Audrey Mulholland’s start at the Clinic was different than most. After finishing work in India with International Justice Mission, she came to Indianapolis and found herself between jobs. She decided she wanted to spend some time volunteering while she applied to Law School. Everyday on the news, she was inundated with images of immigrants fleeing from the Middle East. She says, “My heart really broke for these refugees who don’t have a choice, and who are escaping a very dangerous situation trying to protect their families.” Her own experience in India made the news even more poignant. “I knew what it felt like to feel like an outsider in a country where I didn’t know the language.” And so she Googled “non-profit” and “refugee” and “Indianapolis” and the top hit she got back was “Neighborhood Christian Legal Clinic.”

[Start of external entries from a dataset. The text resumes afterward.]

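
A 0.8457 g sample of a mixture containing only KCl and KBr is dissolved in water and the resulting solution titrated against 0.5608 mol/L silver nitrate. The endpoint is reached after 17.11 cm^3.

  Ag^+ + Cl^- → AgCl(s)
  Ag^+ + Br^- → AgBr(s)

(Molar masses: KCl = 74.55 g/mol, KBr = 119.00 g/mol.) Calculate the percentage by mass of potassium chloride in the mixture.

58.73 %

n(AgNO3) = 0.01711 × 0.5608 = 9.595 × 10^-3 mol
Let x = n(KCl), y = n(KBr).
Titrant: 1x + 1y = 9.595 × 10^-3;  mass: 74.55x + 119.00y = 0.8457
Solving, x = 6.662 × 10^-3 mol, y = 2.933 × 10^-3 mol
mass of KCl = 6.662 × 10^-3 × 74.55 = 0.4967 g
% KCl = 0.4967 / 0.8457 × 100 = 58.73 %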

Audrey’s first in-person introduction to the Clinic was through volunteering during Refugee Adjustment Day (RAD Day) in October of 2015. On that day, she witnessed dozens of immigrants and volunteer attorneys and staff working together to submit paperwork to United States Citizenship and Immigration Services (USCIS) to help refugees apply for their Legal Permanent Residence. On that day, Audrey remembers entertaining a Congolese woman’s three children, drawing pictures together while their mother worked with an attorney. By late afternoon, the woman’s paperwork was completed and her eyes filled with tears of joy. This experience especially convinced Audrey of the Clinic’s impact. She says, “Once these clients become more than just numbers, when they become faces, become names, when they are personalities that you come to know, it really changes the game. It makes it very personal, very urgent.”

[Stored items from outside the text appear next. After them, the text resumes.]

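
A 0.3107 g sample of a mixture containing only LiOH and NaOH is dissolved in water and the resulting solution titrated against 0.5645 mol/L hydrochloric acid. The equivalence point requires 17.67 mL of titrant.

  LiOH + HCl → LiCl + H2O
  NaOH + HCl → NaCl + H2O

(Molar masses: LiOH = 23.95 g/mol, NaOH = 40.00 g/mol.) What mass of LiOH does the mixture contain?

n(HCl) = 0.01767 × 0.5645 = 9.975 × 10^-3 mol
Let x = n(LiOH), y = n(NaOH).
Titrant: 1x + 1y = 9.975 × 10^-3;  mass: 23.95x + 40.00y = 0.3107
Solving, x = 5.501 × 10^-3 mol, y = 4.474 × 10^-3 mol
mass of LiOH = 5.501 × 10^-3 × 23.95 = 0.1317 g

0.1317 g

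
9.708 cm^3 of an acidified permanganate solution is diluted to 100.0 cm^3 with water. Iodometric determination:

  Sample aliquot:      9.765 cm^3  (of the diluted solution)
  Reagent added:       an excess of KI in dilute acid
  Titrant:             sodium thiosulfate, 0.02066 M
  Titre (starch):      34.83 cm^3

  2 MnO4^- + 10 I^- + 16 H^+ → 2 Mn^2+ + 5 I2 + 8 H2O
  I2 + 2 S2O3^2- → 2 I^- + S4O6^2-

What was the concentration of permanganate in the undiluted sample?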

Audrey and a group of volunteers at RAD Day

Audrey and a group of volunteers at RAD Day

Since that day, Audrey has become a valued volunteer at the Clinic and her responsibilities have increased. She works closely with Volunteer Coordinator Kathleen Bloxsome and Immigrant Justice Program Manager Brandon Fitzsimmons. About five times a year, the Clinic has large “Clinic Days” where upwards of 50 clients come and meet with attorneys to complete necessary applications. Much of preparing for one of these days includes arranging logistics, including contacting volunteers to help assist, getting in touch with community partners to find clients who need assistance, contacting those potential clients, and, on the day of the event, helping to make sure clients know where to go and ensuring they can get there. “It’s a lot of leg work up front because there are just so many moving pieces,” she says. “Almost the whole month before an event my role is preparing for that event.”

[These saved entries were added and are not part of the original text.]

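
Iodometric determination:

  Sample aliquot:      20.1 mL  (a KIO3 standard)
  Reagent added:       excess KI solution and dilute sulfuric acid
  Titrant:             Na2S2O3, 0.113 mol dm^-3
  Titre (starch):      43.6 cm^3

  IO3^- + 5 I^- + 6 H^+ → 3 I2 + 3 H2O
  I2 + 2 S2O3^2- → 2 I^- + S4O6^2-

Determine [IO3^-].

0.0409 mol/L

n(S2O3^2-) = 0.0436 × 0.113 = 4.93 × 10^-3 mol
n(I2) = n(S2O3^2-)/2 = 2.46 × 10^-3 mol
From the 1:3 ratio, n(IO3^-) in the aliquot = 1/3 × 2.46 × 10^-3 = 8.21 × 10^-4 mol
[IO3^-] = 8.21 × 10^-4 / 0.0201 = 0.0409 mol/L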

Audrey will be leaving Indianapolis soon to go to Law School in Washington, D.C., but in the meantime, she continues her work. The hardest thing for Audrey is that there are always more people who need help, but she knows it is impossible to serve everyone. Ultimately, she finds solace in her faith. She says, “[I have the privilege to] assist God in His work of justice, but at the end of the day it’s His work of justice.” And, for the time, she has found her place in that work through the Legal Clinic. She says, “These Clinic Days can be a day of refuge for a lot of our clients, a day where they are treated with kindness and respect and with dignity.” She urges everyone “to not be afraid of new faces and new people, but to really get to know them and find out who they are as people instead of as numbers or as countries, because they are so much more.”